İsyan Ahlakı / Gecikmiş Bir Okuma

İsyan Ahlakı, gecikmiş bir okumaydı belki benim için. Nurettin Topçu okumak ne zamandır aklımda. Külliyatını okumak isterdim eskiden beri. On yıl kadar önce bir giriş yapmak istedim ama hem tür hem metin çok yanlıştı sanırım, aldığım kitabın ilk metninde duvara toslamış gibi bir hayal kırıklığıyla kalakaldım, devam edemedim. Bu sefer sahici bir başlangıç yaptığımı söyleyebilirim. Öncesinde Topçu’nun hayatını anlatan bir kitap okumak da teşvik edici oldu doğrusu.

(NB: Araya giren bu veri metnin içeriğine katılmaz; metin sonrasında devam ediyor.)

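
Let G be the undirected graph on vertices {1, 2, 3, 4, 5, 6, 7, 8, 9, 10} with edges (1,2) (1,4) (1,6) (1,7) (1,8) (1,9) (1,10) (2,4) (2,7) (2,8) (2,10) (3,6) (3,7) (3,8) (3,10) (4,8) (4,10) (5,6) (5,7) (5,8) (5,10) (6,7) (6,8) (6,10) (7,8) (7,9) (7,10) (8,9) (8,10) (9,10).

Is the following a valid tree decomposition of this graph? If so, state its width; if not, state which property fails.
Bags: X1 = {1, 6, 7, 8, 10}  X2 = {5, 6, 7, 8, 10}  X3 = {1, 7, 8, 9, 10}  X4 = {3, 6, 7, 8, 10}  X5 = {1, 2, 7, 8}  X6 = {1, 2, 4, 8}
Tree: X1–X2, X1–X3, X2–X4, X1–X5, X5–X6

No — edge (10,2) lies in no bag.

A tree decomposition must satisfy three properties: every vertex lies in some bag; for every edge, both endpoints lie together in some bag; and for every vertex, the bags containing it form a connected subtree. Here edge (10,2) lies in no bag, so the decomposition is invalid.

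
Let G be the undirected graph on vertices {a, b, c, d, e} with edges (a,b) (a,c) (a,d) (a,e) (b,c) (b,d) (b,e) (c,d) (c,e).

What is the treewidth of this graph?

A width-3 tree decomposition is:
Bags: B1 = {a, b, c, e}  B2 = {a, b, c, d}
Tree: B1–B2
The largest bag has 4 vertices, giving width 3; this decomposition certifies tw(G) ≤ 3. On the other hand G contains the 4-clique {a, b, c, d}. A clique must lie in a single bag of any decomposition, so no decomposition can have width below 3. The upper and lower bounds meet at 3, so that is the treewidth.

3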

Kitabın başlarında biraz zorlandım, sonra açıldı. Özellikle sanatla ilgili kısımlar, “hads ve sanat” bölümü, sanatkarın yolun yarısında kalmış bir mistik olarak resmi çok etkileyiciydi. Michel Ange resim ve heykellerini incelediği sayfalar da etkileyiciydi benim için. Tezin sonunda vardığı yer yine çok çarpıcı. İyi, doyurucu bir felsefe okumasıydı. Yavaş yavaş diğer kitapları da okumam lazım. Dipnotlardan anladığım kadarıyla bazı konularda pek anlaşamayacağız Topçu’yla ama yine de ne dediğini ve o konularda tezini nasıl gerekçelendirdiğini merak ediyorum. Kim bilir belki de anlaşabiliriz. İknaya açık olduğumu düşünüyorum.

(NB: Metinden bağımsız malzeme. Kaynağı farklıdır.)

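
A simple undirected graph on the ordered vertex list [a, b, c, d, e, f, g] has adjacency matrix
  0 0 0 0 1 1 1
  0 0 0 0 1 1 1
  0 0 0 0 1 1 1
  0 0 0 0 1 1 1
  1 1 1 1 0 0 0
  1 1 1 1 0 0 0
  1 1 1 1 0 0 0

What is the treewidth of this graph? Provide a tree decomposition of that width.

Every bag has size at most 4, so the width is 4 − 1 = 3 and tw(G) ≤ 3. For the lower bound: the 4 vertex sets {b,g}, {a,e}, {f}, {d} are disjoint, each induces a connected subgraph, and every pair is joined by at least one edge of G. Contracting each set to a single vertex therefore yields K_{4} as a minor, and since treewidth is minor-monotone, tw(G) ≥ tw(K_{4}) = 3. The upper and lower bounds meet at 3, so that is the treewidth.

Treewidth 3.
One such decomposition:
Bags: B1 = {b, e, f, g}  B2 = {a, e, f, g}  B3 = {d, e, f, g}  B4 = {c, e, f, g}
Tree: B1–B2, B2–B3, B3–B4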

Pardon, bir iki yıl önce Bergson hakkındaki kitabını okumuştum. O iyiydi. Bu bahsettiğim başka. Nedense aklımda iyi olan değil şaşırtan kalmış.

Bu arada aslı Fransızca olan kitabın iki çevirisi var, ben yazarın yeni yayımlanan kendi çevirisini okudum. Kitabı hazırlayanlar uzun ve yararlı bir giriş yazmışlar. Önce diğer çeviriyi sonra bu çeviriyi okumayı tavsiye ediyorlar. Bir de Topçu okumaya yeni başlayacaklar için bir okuma planı öneriyorlar. Baştan bilseydim belki o plana göre okurdum.

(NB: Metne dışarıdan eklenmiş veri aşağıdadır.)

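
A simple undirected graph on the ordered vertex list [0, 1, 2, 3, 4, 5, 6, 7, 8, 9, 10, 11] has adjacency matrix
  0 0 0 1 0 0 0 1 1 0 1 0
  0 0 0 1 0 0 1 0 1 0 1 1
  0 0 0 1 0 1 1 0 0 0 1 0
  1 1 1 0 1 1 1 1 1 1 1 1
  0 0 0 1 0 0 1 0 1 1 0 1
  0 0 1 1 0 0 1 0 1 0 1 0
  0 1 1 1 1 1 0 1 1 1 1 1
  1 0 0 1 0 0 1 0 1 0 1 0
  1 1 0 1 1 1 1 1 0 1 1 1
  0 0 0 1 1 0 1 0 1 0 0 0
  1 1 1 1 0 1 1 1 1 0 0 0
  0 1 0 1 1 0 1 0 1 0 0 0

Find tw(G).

A width-4 tree decomposition is:
Bags: B1 = {1, 3, 6, 8, 10}  B2 = {1, 3, 6, 8, 11}  B3 = {3, 6, 7, 8, 10}  B4 = {0, 3, 7, 8, 10}  B5 = {3, 4, 6, 8, 11}  B6 = {3, 5, 6, 8, 10}  B7 = {2, 3, 5, 6, 10}  B8 = {3, 4, 6, 8, 9}
Tree: B1–B2, B1–B3, B3–B4, B2–B5, B1–B6, B6–B7, B5–B8
The largest bag has 5 vertices, giving width 4; this decomposition certifies tw(G) ≤ 4. On the other hand G contains the 5-clique {0, 3, 7, 8, 10}. A clique must lie in a single bag of any decomposition, so no decomposition can have width below 4. Therefore the treewidth is 4.

4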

Alıntı paylaşmak zor, çünkü uzun paragrafların, bazen sayfaların altını çizmişim. Yine de birkaç alıntı versem iyi olur sanırım.


“Bize göre esirlik, iradenin hususi, cüz’î bir varlığa bağlanarak onunla tatmin edilmesi, ve bu tatminle harap olması demektir.” (s.79)

“Vazife, ancak yapıldığı zaman bir hayır vaat ettiği takdirde hayırdan ayrılamayan bir mefhum olabilir.” (s.87)

"Zayıfın kuvvetliden yalvardığı adaletin, dağıtılıp verilen adaletin ötesinde, onu kurmuş olan ve basit bir müsaviliğin sınırlarını geçen bir hareket vardır. Çünkü adalet, kanun tarafından kurulmuş değildir, kanun onu ancak fertlere dağıtıcıdır.” (s.107)

“Eğer itikat başkalarına geçebilir olmasaydı, eğer daima doğmuş olduğu fertte kalsaydı, ne insan cemiyeti, ne de medeniyet olacaktı.” (s.141)

“İtikadın âleme yayılabilmesi ancak taklit ile kâbil oluyor. Hakikatte taklit edilen bir itikattır.” (s.141)

“Sanat insandadır, eşyada değildir. Sanatın özü eşyanın insan tarafından görünüşünde, yani sezgide değil, belki insanın tâ kendisinde, insan iradesinin derin ve aşkın hareketinde barınmaktadır.” (s.157)

“Çile dolduranda görülen ruh hastalıkları çok kere sanatkârda görülen hastalıklarla aynı karakterleri taşırlar.” (s.166)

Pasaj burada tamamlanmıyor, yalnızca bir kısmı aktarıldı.